Of course, videostroboscopy is not appropriate or necessary for all patients with voice complaints. “If a patient presents with a very large polyp that’s creating dysphonia and just wants to know that it’s not cancer, you document that in the chart and ask the patient, ‘Do you want to look at this further?’ If the patient specifically says no, then delaying the stroboscopy is appropriate. However, I think you should document that discussion,” Dr. Courey said.
—Mark Courey, MD
Working with Speech-Language Pathologists
Videostroboscopy is performed either by otolaryngologists or speech-language pathologists (SLPs). “Speech pathologists look at things from a physiologic perspective,” said Dr. Branski. “We try to determine if the patient is stimulable for voice therapy. Physicians tend to look at it from a straightforward anatomical perspective.” Because both health care specialties have a slightly different focus, it’s in patients’ best interests for otolaryngologists and SLPs to collaborate—and absolutely necessary for both to view the video of the exam (not just the still photos), no matter who performed the videostroboscopy.

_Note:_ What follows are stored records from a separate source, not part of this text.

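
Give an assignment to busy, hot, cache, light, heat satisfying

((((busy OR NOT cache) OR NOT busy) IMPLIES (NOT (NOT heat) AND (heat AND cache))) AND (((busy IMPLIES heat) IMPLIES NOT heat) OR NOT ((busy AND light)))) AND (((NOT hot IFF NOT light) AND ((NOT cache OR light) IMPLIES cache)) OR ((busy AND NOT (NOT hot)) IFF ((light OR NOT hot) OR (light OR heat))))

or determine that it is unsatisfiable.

busy=F, hot=T, cache=T, light=T, heat=T

  (((busy OR NOT cache) OR NOT busy) IMPLIES (NOT (NOT heat) AND (heat AND cache))) AND (((busy IMPLIES heat) IMPLIES NOT heat) OR NOT ((busy AND light))) = True
    ((busy OR NOT cache) OR NOT busy) IMPLIES (NOT (NOT heat) AND (heat AND cache)) = True
      (busy OR NOT cache) OR NOT busy = True
        busy OR NOT cache = False
          NOT cache = False
        NOT busy = True
      NOT (NOT heat) AND (heat AND cache) = True
        NOT (NOT heat) = True
          NOT heat = False
        heat AND cache = True
    ((busy IMPLIES heat) IMPLIES NOT heat) OR NOT ((busy AND light)) = True
      (busy IMPLIES heat) IMPLIES NOT heat = False
        busy IMPLIES heat = True
        NOT heat = False
      NOT ((busy AND light)) = True
        busy AND light = False
  ((NOT hot IFF NOT light) AND ((NOT cache OR light) IMPLIES cache)) OR ((busy AND NOT (NOT hot)) IFF ((light OR NOT hot) OR (light OR heat))) = True
    (NOT hot IFF NOT light) AND ((NOT cache OR light) IMPLIES cache) = True
      NOT hot IFF NOT light = True
        NOT hot = False
        NOT light = False
      (NOT cache OR light) IMPLIES cache = True
        NOT cache OR light = True
          NOT cache = False
    (busy AND NOT (NOT hot)) IFF ((light OR NOT hot) OR (light OR heat)) = False
      busy AND NOT (NOT hot) = False
        NOT (NOT hot) = True
          NOT hot = False
      (light OR NOT hot) OR (light OR heat) = True
        light OR NOT hot = True
          NOT hot = False
        light OR heat = True
Both conjuncts True, so the formula holds.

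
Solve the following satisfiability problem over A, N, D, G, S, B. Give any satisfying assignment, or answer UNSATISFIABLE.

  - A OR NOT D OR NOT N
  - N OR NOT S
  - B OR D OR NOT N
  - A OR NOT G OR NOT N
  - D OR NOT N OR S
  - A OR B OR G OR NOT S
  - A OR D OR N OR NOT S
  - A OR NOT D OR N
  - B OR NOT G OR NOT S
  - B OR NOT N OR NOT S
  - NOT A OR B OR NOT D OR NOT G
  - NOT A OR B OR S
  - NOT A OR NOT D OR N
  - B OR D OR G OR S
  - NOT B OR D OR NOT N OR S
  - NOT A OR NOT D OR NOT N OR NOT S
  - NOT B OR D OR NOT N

Set A = True.
Set N = False.
  then (N OR NOT S) forces S = False.
  then (NOT A OR B OR S) forces B = True.
  then (NOT A OR NOT D OR N) forces D = False.
Set G = True.
All clauses satisfied.

A = True, N = False, D = False, G = True, S = False, B = True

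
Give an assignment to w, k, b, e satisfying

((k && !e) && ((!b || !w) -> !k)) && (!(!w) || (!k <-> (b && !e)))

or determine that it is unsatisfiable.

w=T, k=T, b=T, e=F

  (k && !e) && ((!b || !w) -> !k) = True
    k && !e = True
      !e = True
    (!b || !w) -> !k = True
      !b || !w = False
        !b = False
        !w = False
      !k = False
  !(!w) || (!k <-> (b && !e)) = True
    !(!w) = True
      !w = False
    !k <-> (b && !e) = False
      !k = False
      b && !e = True
        !e = True
Both conjuncts True, so the formula holds.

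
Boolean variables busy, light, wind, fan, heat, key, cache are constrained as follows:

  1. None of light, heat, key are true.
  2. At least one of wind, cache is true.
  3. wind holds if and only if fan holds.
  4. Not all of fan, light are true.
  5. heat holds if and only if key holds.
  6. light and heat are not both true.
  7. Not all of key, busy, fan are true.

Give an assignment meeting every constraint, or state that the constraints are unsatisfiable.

busy = True, light = False, wind = False, fan = False, heat = False, key = False, cache = True

  (1) {light, heat, key}: 0 true — none ✓
  (2) {wind, cache}: 1 true — at least one ✓
  (3) wind=F, fan=F — same ✓
  (4) {fan, light}: 0/2 true — not all ✓
  (5) heat=F, key=F — same ✓
  (6) light=F, heat=F — not both ✓
  (7) {key, busy, fan}: 1/3 true — not all ✓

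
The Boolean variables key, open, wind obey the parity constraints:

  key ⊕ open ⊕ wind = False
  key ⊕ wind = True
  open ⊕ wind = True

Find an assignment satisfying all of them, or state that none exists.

key=T; open=T; wind=F

key ⊕ open ⊕ wind = T ⊕ T ⊕ F = False ✓
key ⊕ wind = T ⊕ F = True ✓
open ⊕ wind = T ⊕ F = True ✓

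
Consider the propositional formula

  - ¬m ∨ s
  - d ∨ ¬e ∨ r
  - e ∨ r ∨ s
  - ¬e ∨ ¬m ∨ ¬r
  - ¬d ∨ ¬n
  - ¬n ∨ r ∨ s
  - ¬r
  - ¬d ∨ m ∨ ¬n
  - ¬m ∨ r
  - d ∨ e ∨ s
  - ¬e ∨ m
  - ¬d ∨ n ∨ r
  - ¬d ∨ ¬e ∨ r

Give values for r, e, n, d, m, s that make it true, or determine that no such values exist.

Unit clause (¬r) forces r = False.
In (¬m ∨ r) only ¬m is left, so m = False.
In (¬e ∨ m) only ¬e is left, so e = False.
In (e ∨ r ∨ s) only s is left, so s = True.
Set n = False.
  then (¬d ∨ n ∨ r) forces d = False.
All clauses satisfied.

r=F; e=F; n=F; d=F; m=F; s=T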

“No otolaryngologist would operate on sinus disease without having the CT scan in the OR and having looked at all of the images available on that CT. In the same way, you should not operate on the larynx unless you have looked at and interpreted the entire videostroboscopy,” Dr. Courey said. “There are no official guidelines on this, but why would you apply a different standard?”
Close collaboration between otolaryngologists and SLPs can help patients avoid surgery or obtain optimal surgical results. “I may know that I could use surgical methods to resolve a patient’s problem, but sometimes, voice therapy may be all the patient needs or wants,” Dr. Courey said. “And if a patient is straining in a way that contributes to their voice problem, having the patient learn to stop straining is going to make my surgery much easier and more effective.”
Viewing the videostroboscopy helps SLPs plan voice therapy effectively. “Voice therapy today is physiologically based,” said Edie Hapner, PhD, CCC-SLP, assistant professor and director of speech language pathology at Emory University in Atlanta. “Up until the 1990s, we did symptomatic voice therapy. If you were too loud, we made your voice quieter. If you were too quiet, we made you louder, but we had no idea what was going on in the vocal folds. Now, we have the tools to look at them, so in order to design the most effective voice therapy, I need to understand what’s happening at the level of the vocal folds.”
Videostroboscopy can also be used to objectively document the success of vocal therapy, especially when the goal of therapy is to reduce a lesion’s impact or to reduce the size of the glottal gap.
“Laryngoscopy and stroboscopy are not new technologies, so many physicians are drawn to more complicated examinations like a CT scan, MRI, esophagoscopy, pH probe and testing for reflux before looking at the larynx,” Dr. Rosen said. “But we can use some simple, very valuable, effective techniques and find the actual cause of hoarseness by using laryngoscopy plus or minus a stroboscopy evaluation.”